Popular FiDi lunch spot, Sweetgreen is shown boarded up with a big sign alerting customers that the salad restaurant is still open. The lunch hour rush line used to flow out of the front door pre-pandemic.

Before the pandemic, customers could hardly fit in the store during the lunch rush. A line of 50 to 100 customers sometimes wrapped, twisted and wriggled around the dining area in every way possible, and those at the back of the pack waited outside.  

Elton described the change from overwhelming in-store traffic every weekday for lunch to its present socially-distanced state. “Before the Coronavirus, it was incredibly difficult to traffic through the doors because people were coming in and out constantly to place in-store orders or to pick up online orders,” he said. “Now our lunch hour primarily consists of online orders.” 

Fighting to Stay In Business

Some small businesses have been hit hard by COVID-19. West Bank Deli, a 23-year-old, family-owned grocery store relied on its local customers to stay afloat. “We are part of the fabric of this community,” said Daniel Lamorte, partial owner of West Bank. “There are so many people who have lived here for a long time or worked down here for many years, and they say ‘Hey what’s up, Dani? How ya doin’...’” 

“It’s still not great but we’re holding our own,” Lamorte said. “If you want to come in and get a chicken parm at 5:30 in the morning, we’ll make you a chicken parm at 5:30 in the morning—we’re here to do it. The lights are on, the door is open, we’re ready to serve you.” 

Other food service workers do not share Lamorte’s optimism.

Elvis Vicente, manager at the Juice Generation in the Fi-Di, said there were 20 Juice Generation locations in New York pre-pandemic. Roughly 70% of the chain’s stores closed down because of the pandemic. Now, only six locations remain in the city, his being one of them. In May, Vicente saw the Financial District as a ghost town; during the height of the pandemic only around 10% of his regular flow of customers came in. Since then, he says the flow had gone up to 40%.

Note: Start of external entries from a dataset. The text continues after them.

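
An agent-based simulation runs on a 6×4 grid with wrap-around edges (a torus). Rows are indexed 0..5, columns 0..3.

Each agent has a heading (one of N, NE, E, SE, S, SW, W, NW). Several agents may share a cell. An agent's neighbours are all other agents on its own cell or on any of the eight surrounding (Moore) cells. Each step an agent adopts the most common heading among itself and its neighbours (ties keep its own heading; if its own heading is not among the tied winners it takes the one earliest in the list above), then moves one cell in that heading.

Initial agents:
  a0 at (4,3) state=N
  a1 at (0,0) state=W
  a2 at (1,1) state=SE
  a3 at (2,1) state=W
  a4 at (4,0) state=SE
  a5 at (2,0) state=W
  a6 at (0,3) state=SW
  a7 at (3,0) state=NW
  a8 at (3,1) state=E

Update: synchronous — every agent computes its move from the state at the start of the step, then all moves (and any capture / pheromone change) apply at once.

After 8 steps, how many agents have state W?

t=1: a0@(3,3):N a1@(0,3):W a2@(1,0):W a3@(2,0):W a4@(5,1):SE a5@(2,3):W a6@(1,2):SW a7@(3,3):W a8@(3,0):W
t=2: a0@(3,2):W a1@(0,2):W a2@(1,3):W a3@(2,3):W a4@(0,2):SE a5@(2,2):W a6@(1,1):W a7@(3,2):W a8@(3,3):W
t=3: a0@(3,1):W a1@(0,1):W a2@(1,2):W a3@(2,2):W a4@(0,1):W a5@(2,1):W a6@(1,0):W a7@(3,1):W a8@(3,2):W
t=4: a0@(3,0):W a1@(0,0):W a2@(1,1):W a3@(2,1):W a4@(0,0):W a5@(2,0):W a6@(1,3):W a7@(3,0):W a8@(3,1):W
t=5: a0@(3,3):W a1@(0,3):W a2@(1,0):W a3@(2,0):W a4@(0,3):W a5@(2,3):W a6@(1,2):W a7@(3,3):W a8@(3,0):W
t=6: a0@(3,2):W a1@(0,2):W a2@(1,3):W a3@(2,3):W a4@(0,2):W a5@(2,2):W a6@(1,1):W a7@(3,2):W a8@(3,3):W
t=7: a0@(3,1):W a1@(0,1):W a2@(1,2):W a3@(2,2):W a4@(0,1):W a5@(2,1):W a6@(1,0):W a7@(3,1):W a8@(3,2):W
t=8: a0@(3,0):W a1@(0,0):W a2@(1,1):W a3@(2,1):W a4@(0,0):W a5@(2,0):W a6@(1,3):W a7@(3,0):W a8@(3,1):W

9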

Vicente said his crew at Juice Generation clean the entire store every hour (which he noted they have time for because it's slow) and he takes extensive care of his employees when they show any symptoms. They check employees for a fever at the start of their shift and never hesitate to send an employee home. If an employee shows symptoms they must get tested. Even if they test negative, they are asked to stay home, get re-tested in another few days and then remain home until the symptoms go away. 

He knows that his employees are afraid of coming into work during the COVID-19 storm, but he knows they have no other choice. 

“If they could afford their bills without working, they wouldn’t do it,” Vicente said.

At Joe and the Juice, Molly Minter and Nia Mayfield, two college student employees, express similar frustrations. 

“I’m putting my life at risk to make you a latte!” Minter said

Mayfield added, “I’m getting paid minimum wage to steam your milk!” she said. “Fucking tip!”

Because of the pandemic, people are using delivery services more according to Salvador Martinez, a young immigrant from Guerrero, Mexico. He used to work at Greenwich Treehouse, a bar that now links its GoFundMe on its Instagram page. He started working at Doordash over a year ago and finds that in the current economy, he has no other choice. 

“Everyone is turning to delivery apps,” Martinez said in between bites of his breakfast torta. He felt fewer people were ordering food delivery, meaning he interacts with even few people than he did before. “[The pandemic] has made a lonely job even lonelier.”